A supervisora do Censo 2022 Luana Halima Gandhe Judeh é uma delas. Nascida na Palestina há 23 anos, migrou para a América do Sul em 2011. Primeiro morou em Rivera e atualmente vive em Livramento, e tem três nacionalidades: palestina, uruguaia e brasileira.

“Luana é um nome brasileiro, porque minha avó queria, ela assistia às novelas brasileiras”, conta. A avó já tinha morado no Brasil anteriormente, depois retornou à Palestina. “Meus avós vieram para cá em 1948, quando a guerra começou a apertar um pouco mais. Passaram por Uruguaiana, Santa Rosa, Canela, Quaraí (todas as quatro, cidades do Rio Grande do Sul)”. Em 2011, os pais de Luana decidiram retornar à fronteira entre Brasil e Uruguai em busca de melhores condições de vida, trabalhando com o comércio. “Meu pai resolveu voltar para a fronteira porque tinha o movimento dos uruguaios, porque tinha o comércio”. Uma tia de Luana trabalha no setor comercial em Uruguaiana, cidade gaúcha que faz fronteira com a Argentina.
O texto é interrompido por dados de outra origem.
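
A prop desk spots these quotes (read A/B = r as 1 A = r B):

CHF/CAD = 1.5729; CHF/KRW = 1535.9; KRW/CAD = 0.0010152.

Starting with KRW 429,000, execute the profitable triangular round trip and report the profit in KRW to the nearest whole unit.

Profitable loop is KRW → CHF → CAD → KRW:
KRW 429,000 ÷ 1535.9 = CHF 279.32
CHF 279.32 × 1.5729 = CAD 439.33
CAD 439.33 ÷ 0.0010152 = KRW 432,757
Profit = KRW 432,757 − KRW 429,000

Profit: KRW 3,757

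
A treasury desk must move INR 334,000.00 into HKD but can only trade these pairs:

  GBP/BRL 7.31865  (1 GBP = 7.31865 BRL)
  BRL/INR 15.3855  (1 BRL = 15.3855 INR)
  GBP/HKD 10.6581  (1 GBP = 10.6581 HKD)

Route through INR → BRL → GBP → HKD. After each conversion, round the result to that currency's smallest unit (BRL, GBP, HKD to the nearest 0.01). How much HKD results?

HKD 31,614.27

INR 334,000.00 ÷ 15.3855 = BRL 21,708.75
BRL 21,708.75 ÷ 7.31865 = GBP 2,966.22
GBP 2,966.22 × 10.6581 = HKD 31,614.27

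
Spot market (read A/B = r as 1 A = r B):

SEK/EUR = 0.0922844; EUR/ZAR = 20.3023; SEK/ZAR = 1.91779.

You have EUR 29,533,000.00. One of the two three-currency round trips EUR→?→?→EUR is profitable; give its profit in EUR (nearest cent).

Profit: EUR 696,786.59

Profitable loop is EUR → SEK → ZAR → EUR:
EUR 29,533,000.00 ÷ 0.0922844 = SEK 320,021,585.45
SEK 320,021,585.45 × 1.91779 = ZAR 613,734,196.35
ZAR 613,734,196.35 ÷ 20.3023 = EUR 30,229,786.59
Profit = EUR 30,229,786.59 − EUR 29,533,000.00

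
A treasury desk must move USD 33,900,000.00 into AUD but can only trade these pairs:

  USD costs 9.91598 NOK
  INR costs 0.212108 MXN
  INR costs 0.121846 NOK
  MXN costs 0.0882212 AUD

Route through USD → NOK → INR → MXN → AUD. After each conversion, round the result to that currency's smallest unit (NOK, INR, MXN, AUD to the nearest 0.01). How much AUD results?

USD 33,900,000.00 × 9.91598 = NOK 336,151,722.00
NOK 336,151,722.00 ÷ 0.121846 = INR 2,758,824,434.12
INR 2,758,824,434.12 × 0.212108 = MXN 585,168,733.07
MXN 585,168,733.07 × 0.0882212 = AUD 51,624,287.83

AUD 51,624,287.83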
Tendo chegado ao país em 2011, Luana nunca tinha visto um Censo Demográfico acontecer. “Eu não sabia da existência do Censo. Quando saiu o concurso do IBGE eu fui compreender o que era. Acabei entrando em busca de uma experiência. Eu sou formada em Direito, me formei neste ano, e achei que talvez minha bagagem fosse ajudar de alguma forma”, analisa, enquanto caminha para mais uma entrevista a serviço do Brasil.